Fecal coliform -- the bacteria that come from poop, in this case from pets, rodents and waterfowl -- have landed Seattle's creeks on the state's list of damaged and threatened waterways.
Lakes were fouled with fecal coliform, too. Their muddy lake bottoms were contaminated with metals, pesticides, plasticizing chemicals, PCBs and chemicals formed by burning oil and gas, the study found.
The sources of the problems are widespread and costly to fix.
"Wherever you live in Seattle, you're affecting a creek and the Sound," said Miles Mayhew of the Restore Our Waters program. "It's not just the folks living right by a creek."
The city, residents and students have taken some steps to help.
The city gradually has altered streets in different neighbors to soak up the runoff so it's cleaner and flows more slowly to the creeks. Residents are encouraged to install rain barrels and rain gardens with depressions that hold heavy rains. Students in West Seattle mapped the dog poop left by pets and their careless owners along Fauntleroy Creek, providing information on where plastic bag dispensers should be installed to encourage people to pick up the waste.

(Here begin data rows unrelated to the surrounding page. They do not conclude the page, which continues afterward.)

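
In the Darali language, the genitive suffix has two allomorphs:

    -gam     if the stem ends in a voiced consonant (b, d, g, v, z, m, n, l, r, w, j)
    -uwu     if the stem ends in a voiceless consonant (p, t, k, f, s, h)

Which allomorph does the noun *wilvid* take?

-gam

The final consonant of *wilvid* is /d/, which is voiced, so the suffix is -gam.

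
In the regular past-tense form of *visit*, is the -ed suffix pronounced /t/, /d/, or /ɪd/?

/ɪd/

The stem *visit* ends in /t/ or /d/.
The -ed suffix is realized as /ɪd/ after /t, d/; as /t/ after other voiceless consonants; and as /d/ after other voiced sounds.
So -ed on *visit* is pronounced /ɪd/.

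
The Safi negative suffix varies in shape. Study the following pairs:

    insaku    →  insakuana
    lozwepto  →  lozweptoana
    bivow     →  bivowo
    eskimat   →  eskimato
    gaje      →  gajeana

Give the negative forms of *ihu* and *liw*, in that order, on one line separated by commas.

The suffix is conditioned by the final sound: -o when the stem ends in a consonant (*bivow*, *eskimat*); -ana when the stem ends in a vowel (*insaku*, *lozwepto*, *gaje*).
*ihu*: final sound = /u/, a vowel → -ana → *ihuana*.
*liw* — final sound /w/ (a consonant) → -o → *liwo*.

ihuana, liwo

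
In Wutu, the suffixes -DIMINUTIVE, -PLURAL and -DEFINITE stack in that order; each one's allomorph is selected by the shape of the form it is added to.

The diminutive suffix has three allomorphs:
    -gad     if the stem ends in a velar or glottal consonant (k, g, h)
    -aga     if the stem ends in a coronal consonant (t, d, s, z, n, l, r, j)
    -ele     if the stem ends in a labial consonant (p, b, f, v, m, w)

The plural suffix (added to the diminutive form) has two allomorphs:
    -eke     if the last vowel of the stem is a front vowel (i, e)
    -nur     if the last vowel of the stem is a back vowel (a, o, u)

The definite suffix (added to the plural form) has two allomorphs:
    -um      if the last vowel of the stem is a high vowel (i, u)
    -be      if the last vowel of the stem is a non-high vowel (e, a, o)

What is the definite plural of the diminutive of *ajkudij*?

*ajkudij*: final consonant = /j/, coronal → -aga → *ajkudijaga*.
Since the last vowel of the diminutive form *ajkudijaga* is /a/ (a back vowel), it takes -nur, giving *ajkudijaganur*.
Since the last vowel of the plural form *ajkudijaganur* is /u/ (a high vowel), it takes -um, giving *ajkudijaganurum*.

ajkudijaganurum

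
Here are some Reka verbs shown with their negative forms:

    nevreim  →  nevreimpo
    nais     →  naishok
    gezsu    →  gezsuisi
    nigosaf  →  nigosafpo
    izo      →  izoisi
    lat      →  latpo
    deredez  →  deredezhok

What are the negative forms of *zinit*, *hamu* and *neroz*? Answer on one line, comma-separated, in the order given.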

Community outreach is planned to set long-term goals for urban waters, Mayhew said. The State of the Waters report will help shape that restoration work and provides a baseline for measuring progress.

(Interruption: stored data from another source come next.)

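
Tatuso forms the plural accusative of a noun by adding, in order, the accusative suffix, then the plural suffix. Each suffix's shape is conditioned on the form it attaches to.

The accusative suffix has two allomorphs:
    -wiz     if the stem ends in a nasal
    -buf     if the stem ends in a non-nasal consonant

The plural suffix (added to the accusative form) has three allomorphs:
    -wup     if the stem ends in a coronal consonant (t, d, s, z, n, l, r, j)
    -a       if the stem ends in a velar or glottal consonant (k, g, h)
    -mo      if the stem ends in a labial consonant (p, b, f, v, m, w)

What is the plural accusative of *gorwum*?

gorwumwizwup

*gorwum*: final consonant = /m/, a nasal → -wiz → *gorwumwiz*.
The accusative form *gorwumwiz* — final consonant /z/ (coronal) → -wup → *gorwumwizwup*.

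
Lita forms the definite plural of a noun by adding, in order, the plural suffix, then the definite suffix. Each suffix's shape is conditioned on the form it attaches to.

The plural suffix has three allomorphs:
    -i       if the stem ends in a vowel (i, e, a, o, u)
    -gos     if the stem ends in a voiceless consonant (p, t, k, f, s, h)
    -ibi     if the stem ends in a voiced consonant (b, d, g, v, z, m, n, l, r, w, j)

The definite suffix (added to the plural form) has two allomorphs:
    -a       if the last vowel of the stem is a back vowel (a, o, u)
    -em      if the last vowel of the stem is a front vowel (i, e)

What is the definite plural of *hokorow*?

hokorowibiem

*hokorow*: final sound = /w/, a voiced consonant → -ibi → *hokorowibi*.
The plural form *hokorowibi*: last vowel = /i/, a front vowel → -em → *hokorowibiem*.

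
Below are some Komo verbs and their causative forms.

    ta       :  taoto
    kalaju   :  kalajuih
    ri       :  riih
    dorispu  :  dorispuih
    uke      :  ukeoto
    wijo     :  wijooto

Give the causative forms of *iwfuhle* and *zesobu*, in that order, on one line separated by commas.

iwfuhleoto, zesobuih

Looking at the last vowel of each stem: -ih when the last vowel of the stem is a high vowel (*kalaju*, *ri*, *dorispu*); -oto when the last vowel of the stem is a non-high vowel (*ta*, *uke*, *wijo*).
*iwfuhle*: last vowel = /e/, a non-high vowel → -oto → *iwfuhleoto*.
*zesobu*: last vowel = /u/, a high vowel → -ih → *zesobuih*.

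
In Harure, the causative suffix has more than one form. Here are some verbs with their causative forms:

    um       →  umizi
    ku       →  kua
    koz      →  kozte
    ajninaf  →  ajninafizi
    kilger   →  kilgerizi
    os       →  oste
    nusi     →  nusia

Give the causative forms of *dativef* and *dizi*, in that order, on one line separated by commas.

dativefizi, dizia

Looking at the final sound of each stem: -te when the stem ends in a sibilant (*koz*, *os*); -izi when the stem ends in a non-sibilant consonant (*um*, *ajninaf*, *kilger*); -a when the stem ends in a vowel (*ku*, *nusi*).
*dativef*: final sound = /f/, a non-sibilant consonant → -izi → *dativefizi*.
*dizi* — final sound /i/ (a vowel) → -a → *dizia*.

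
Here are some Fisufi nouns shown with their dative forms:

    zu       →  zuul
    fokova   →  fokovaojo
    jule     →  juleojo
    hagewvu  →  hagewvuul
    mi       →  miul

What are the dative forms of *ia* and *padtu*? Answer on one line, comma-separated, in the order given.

The suffix is conditioned by the last vowel: -ul when the last vowel of the stem is a high vowel (*zu*, *hagewvu*, *mi*); -ojo when the last vowel of the stem is a non-high vowel (*fokova*, *jule*).
*ia* — last vowel /a/ (a non-high vowel) → -ojo → *iaojo*.
The last vowel of *padtu* is /u/, which is a high vowel, so the suffix is -ul, giving *padtuul*.

iaojo, padtuul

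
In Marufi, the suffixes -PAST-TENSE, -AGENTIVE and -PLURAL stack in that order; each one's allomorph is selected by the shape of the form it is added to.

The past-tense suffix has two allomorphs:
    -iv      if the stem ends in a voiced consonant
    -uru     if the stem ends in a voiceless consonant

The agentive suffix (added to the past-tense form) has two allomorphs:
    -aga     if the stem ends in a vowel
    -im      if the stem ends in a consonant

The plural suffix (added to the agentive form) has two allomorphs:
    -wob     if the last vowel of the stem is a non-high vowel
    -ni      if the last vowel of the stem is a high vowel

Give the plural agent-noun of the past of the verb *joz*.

jozivimni

The final consonant of *joz* is /z/, which is voiced, so the past-tense suffix is -iv, giving *joziv*.
The past-tense form *joziv*: final sound = /v/, a consonant → -im → *jozivim*.
The agentive form *jozivim*: last vowel = /i/, a high vowel → -ni → *jozivimni*.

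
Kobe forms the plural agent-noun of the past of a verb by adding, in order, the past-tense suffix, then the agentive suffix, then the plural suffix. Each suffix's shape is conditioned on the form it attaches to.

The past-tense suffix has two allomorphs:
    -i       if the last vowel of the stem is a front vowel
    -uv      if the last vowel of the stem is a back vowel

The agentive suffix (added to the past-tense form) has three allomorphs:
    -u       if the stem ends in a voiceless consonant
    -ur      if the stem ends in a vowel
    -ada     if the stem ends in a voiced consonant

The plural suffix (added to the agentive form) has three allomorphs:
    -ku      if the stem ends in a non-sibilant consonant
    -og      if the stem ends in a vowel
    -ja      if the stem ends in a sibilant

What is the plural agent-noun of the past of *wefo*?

wefouvadaog

*wefo* — last vowel /o/ (a back vowel) → -uv → *wefouv*.
The final sound of the past-tense form *wefouv* is /v/, which is a voiced consonant, so the agentive suffix is -ada, giving *wefouvada*.
Since the final sound of the agentive form *wefouvada* is /a/ (a vowel), it takes -og, giving *wefouvadaog*.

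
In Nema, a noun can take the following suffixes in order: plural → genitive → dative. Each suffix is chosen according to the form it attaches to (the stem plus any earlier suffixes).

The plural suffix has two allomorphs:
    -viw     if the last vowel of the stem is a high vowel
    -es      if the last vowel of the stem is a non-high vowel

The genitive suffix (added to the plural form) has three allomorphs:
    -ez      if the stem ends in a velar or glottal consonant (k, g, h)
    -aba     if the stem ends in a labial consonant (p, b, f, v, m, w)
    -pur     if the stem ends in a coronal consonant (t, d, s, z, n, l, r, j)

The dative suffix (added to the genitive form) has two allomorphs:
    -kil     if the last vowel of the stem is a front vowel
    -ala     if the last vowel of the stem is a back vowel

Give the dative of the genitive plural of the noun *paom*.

*paom* — last vowel /o/ (a non-high vowel) → -es → *paomes*.
The plural form *paomes* — final consonant /s/ (coronal) → -pur → *paomespur*.
The last vowel of the genitive form *paomespur* is /u/, which is a back vowel, so the dative suffix is -ala, giving *paomespurala*.

paomespurala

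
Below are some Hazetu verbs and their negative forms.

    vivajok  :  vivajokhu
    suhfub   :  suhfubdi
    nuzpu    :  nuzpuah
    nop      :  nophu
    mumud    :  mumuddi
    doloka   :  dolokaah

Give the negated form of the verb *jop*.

jophu

The pattern is voicing of the final sound: -hu when the stem ends in a voiceless consonant (*vivajok*, *nop*); -di when the stem ends in a voiced consonant (*suhfub*, *mumud*); -ah when the stem ends in a vowel (*nuzpu*, *doloka*).
The final sound of *jop* is /p/, which is a voiceless consonant, so the suffix is -hu, giving *jophu*.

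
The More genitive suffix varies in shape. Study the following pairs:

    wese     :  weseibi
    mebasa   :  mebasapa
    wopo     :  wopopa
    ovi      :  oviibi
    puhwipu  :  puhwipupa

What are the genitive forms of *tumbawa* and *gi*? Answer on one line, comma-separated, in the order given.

Looking at the last vowel of each stem: -ibi when the last vowel of the stem is a front vowel (*wese*, *ovi*); -pa when the last vowel of the stem is a back vowel (*mebasa*, *wopo*, *puhwipu*).
*tumbawa* — last vowel /a/ (a back vowel) → -pa → *tumbawapa*.
Since the last vowel of *gi* is /i/ (a front vowel), it takes -ibi, giving *giibi*.

tumbawapa, giibi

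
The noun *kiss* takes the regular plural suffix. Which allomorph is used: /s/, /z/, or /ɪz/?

The stem *kiss* ends in a sibilant (/s, z, ʃ, ʒ, tʃ, dʒ/).
The plural suffix surfaces as /ɪz/ after sibilants, /s/ after other voiceless consonants, and /z/ after other voiced sounds.
So the plural -s on *kiss* is pronounced /ɪz/.

/ɪz/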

"The city has a very high investment (in waterway health) relative to other communities that I've seen on the West Coast," said Derek Booth, a geologist with the consulting company Stillwater Sciences and affiliate professor at the University of Washington. Booth was interviewed for a segment of the city's study.
"It's not the end," he said, "it's just the beginning."
Fauntleroy's restoration
For decades, West Seattle's Judy Pickens has championed the restoration of Fauntleroy Creek. She helped coordinate work done this past summer that turned a section of creek that was straightjacketed by concrete into a wider, meandering rocky stream lined with ferns and salal. It cost close to $100,000 to restore the 200 feet of stream in a section that ends at the West Seattle ferry dock. Money came from state, county and city grants.
"For that amount of money out in the woods, we could have gotten a lot more footage" of restoration, Pickens acknowledged. The costs are higher because homes, roads and landscaping must be protected while the work is done.
"If we want salmon in the city," she said, "this is the kind of price we're looking at these days."
The restoration also reduced the amount of flooding on the lower stretch of the creek. During the deluge in early December, "we had no flooding of property," Pickens said. "We just had a tremendous volume of water."
Repairs on Fauntleroy Creek have been ongoing. Almost a decade ago, the city installed a $1.3 million fish ladder on the creek, opening up hundreds of feet of habitat.
The creek and its tributaries stretch about 1.6 miles, though most of the waterway remains inaccessible to returning fish. They run smack into a 7-foot drop-off at 45th Avenue Southwest, preventing them from reaching more natural stretches of the stream in Fauntleroy Park.
This fall, 89 coho swam into Fauntleroy Creek to spawn.
Each spring hundreds of children raise thousands of salmon to release into the creek. They name some of the fish and send them off with drum and violin serenades.
"I know some people think they're throwaway fish," Pickens said. "They're not for us."